Banks and financial institutions also have played a role in the German photovoltaic market efficiency, observes PV Legal, with institutions developing expertise and products to facilitate widespread photovoltaic installation.
While the German Renewable Energies Act (EEG) remains central to the countrys renewable and photovoltaic sectors, falling module and system costs are bringing grid parity closer. pv magazine has followed the revisions in the act in detail over the previous weeks and months and it appears that fears of rapid reductions in feed-in tariffs appear unlikely.
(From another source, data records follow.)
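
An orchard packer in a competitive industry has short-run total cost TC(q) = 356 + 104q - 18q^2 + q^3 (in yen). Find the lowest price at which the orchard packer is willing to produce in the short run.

The firm shuts down when price falls below the minimum of average variable cost. AVC = VC/q = 104 - 18q + q^2.
dAVC/dq = -18 + 2q = 0 gives q = 9. min AVC = 104 - 18·9 + 9^2 = 23.
The firm shuts down for any P below ¥23.

¥23 per unit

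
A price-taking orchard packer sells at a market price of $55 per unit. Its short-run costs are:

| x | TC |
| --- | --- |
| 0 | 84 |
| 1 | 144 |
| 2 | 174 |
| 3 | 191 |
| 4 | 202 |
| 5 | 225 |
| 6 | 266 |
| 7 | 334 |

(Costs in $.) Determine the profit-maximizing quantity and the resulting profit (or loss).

x = 6; profit = $64

Compute π = P·x − TC at each output: x=0: -84; x=1: -89; x=2: -64; x=3: -26; x=4: 18; x=5: 50; x=6: 64; x=7: 51.
Profit is maximized at x = 6. AVC there is 182/6 = $30.33 ≤ P, so producing beats shutting down (which would give -$84).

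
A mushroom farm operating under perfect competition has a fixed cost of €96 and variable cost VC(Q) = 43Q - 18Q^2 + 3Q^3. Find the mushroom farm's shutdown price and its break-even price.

AVC = 43 - 18Q + 3Q^2; minimized at Q = 3, giving min AVC = €16. That is the shutdown price.
ATC = 96/Q + 43 - 18Q + 3Q^2. Setting dATC/dQ = −96/Q^2 − 18 + 6Q = 0 gives Q = 4 (since 6·4^3 − 18·4^2 = 96).
min ATC = 96/4 + 43 − 18·4 + 3·4^2 = €43. That is the break-even price.
For €16 ≤ P < €43 the firm produces at a loss; below €16 it shuts down.

Shutdown price = €16; break-even price = €43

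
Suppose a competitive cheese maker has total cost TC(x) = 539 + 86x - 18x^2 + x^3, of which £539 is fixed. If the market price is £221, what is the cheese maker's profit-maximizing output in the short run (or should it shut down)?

Variable cost is VC = 86x - 18x^2 + x^3, so AVC = VC/x = 86 - 18x + x^2 and MC = dTC/dx = 86 - 36x + 3x^2.
AVC is minimized where dAVC/dx = -18 + 2x = 0, at x = 9; min AVC = 86 - 18·9 + 9^2 = £5.
P = £221 exceeds min AVC = £5, so the firm stays open.
Set P = MC: 221 = 86 - 36x + 3x^2 → -135 - 36x + 3x^2 = 0. The roots are x = -3 and x = 15; the profit-maximizing output is on the rising part of MC, so x* = 15.
Check: AVC at x = 15 is £41 ≤ P, so revenue covers variable cost.
Profit = P·x − TC = 221·15 − 1154 = £2161.

Produce at x = 15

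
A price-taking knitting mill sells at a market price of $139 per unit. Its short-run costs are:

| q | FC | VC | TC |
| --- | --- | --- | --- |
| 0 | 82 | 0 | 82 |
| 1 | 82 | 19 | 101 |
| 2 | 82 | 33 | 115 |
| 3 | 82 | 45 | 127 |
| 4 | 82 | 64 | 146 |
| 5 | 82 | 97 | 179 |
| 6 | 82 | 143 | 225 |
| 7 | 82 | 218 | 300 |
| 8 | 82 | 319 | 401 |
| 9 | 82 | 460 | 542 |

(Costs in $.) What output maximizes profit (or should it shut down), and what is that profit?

Tabulate TR − TC: q=0: -82; q=1: 38; q=2: 163; q=3: 290; q=4: 410; q=5: 516; q=6: 609; q=7: 673; q=8: 711; q=9: 709.
Profit is maximized at q = 8. AVC there is 319/8 = $39.88 ≤ P, so producing beats shutting down (which would give -$82).

q = 8; profit = $711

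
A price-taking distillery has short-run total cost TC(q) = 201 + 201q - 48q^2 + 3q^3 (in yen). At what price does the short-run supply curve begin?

¥9 per unit

Short-run supply begins at min AVC. From VC = 201q - 48q^2 + 3q^3, AVC = 201 - 48q + 3q^2.
At the minimum of AVC, MC = AVC. MC = 201 - 96q + 9q^2; setting MC = AVC gives 6q^2 - 48q = 0, so q = 8. min AVC = 9.
For P < ¥9 the firm produces nothing.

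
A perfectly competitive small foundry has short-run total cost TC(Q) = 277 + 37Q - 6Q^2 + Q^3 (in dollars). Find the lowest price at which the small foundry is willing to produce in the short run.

$28 per unit

Short-run supply begins at min AVC. From VC = 37Q - 6Q^2 + Q^3, AVC = 37 - 6Q + Q^2.
dAVC/dQ = -6 + 2Q = 0 gives Q = 3. min AVC = 37 - 6·3 + 3^2 = 28.
So the shutdown price is $28.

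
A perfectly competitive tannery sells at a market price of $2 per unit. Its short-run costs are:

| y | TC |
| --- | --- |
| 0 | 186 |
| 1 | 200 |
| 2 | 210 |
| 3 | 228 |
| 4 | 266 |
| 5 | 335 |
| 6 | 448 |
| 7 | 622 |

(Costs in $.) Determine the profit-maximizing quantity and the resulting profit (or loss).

Tabulate TR − TC: y=0: -186; y=1: -198; y=2: -206; y=3: -222; y=4: -258; y=5: -325; y=6: -436; y=7: -608.
Profit is highest at y = 0. Equivalently, the lowest AVC in the table is 24/2 ≈ $12 at y = 2, and P = $2 falls below it — price never covers variable cost, so the firm shuts down and loses only its fixed cost.

y = 0 (shut down); profit = -$186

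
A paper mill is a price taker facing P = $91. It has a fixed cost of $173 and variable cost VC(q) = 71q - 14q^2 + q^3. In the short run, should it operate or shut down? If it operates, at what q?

Variable cost is VC = 71q - 14q^2 + q^3, so AVC = VC/q = 71 - 14q + q^2 and MC = dTC/dq = 71 - 28q + 3q^2.
The AVC parabola has its vertex at q = 14/2 = 7, where AVC = 71 - 14·7 + 7^2 = $22.
P = $91 exceeds min AVC = $22, so the firm stays open.
P = MC gives -20 - 28q + 3q^2 = 0, with roots -2/3 and 10. Take the larger (rising MC): q* = 10.
Check: AVC at q = 10 is $31 ≤ P, so revenue covers variable cost.
Profit = P·q − TC = 91·10 − 483 = $427.

Produce at q = 10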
Further support for the march towards grid parity has also been provided by Solarbuzz, which has observed system prices dropping 16 percent this year. As prices continue to fall aided by an efficiently operating and mature photovoltaic market, feed-in tariffs will become redundant as photovoltaic energy will become cheaper than conventional sources.
German Governmental support for photovoltaics continues beyond the EEG also, with funding for smart grid and energy storage technologies also being announced in the previous months.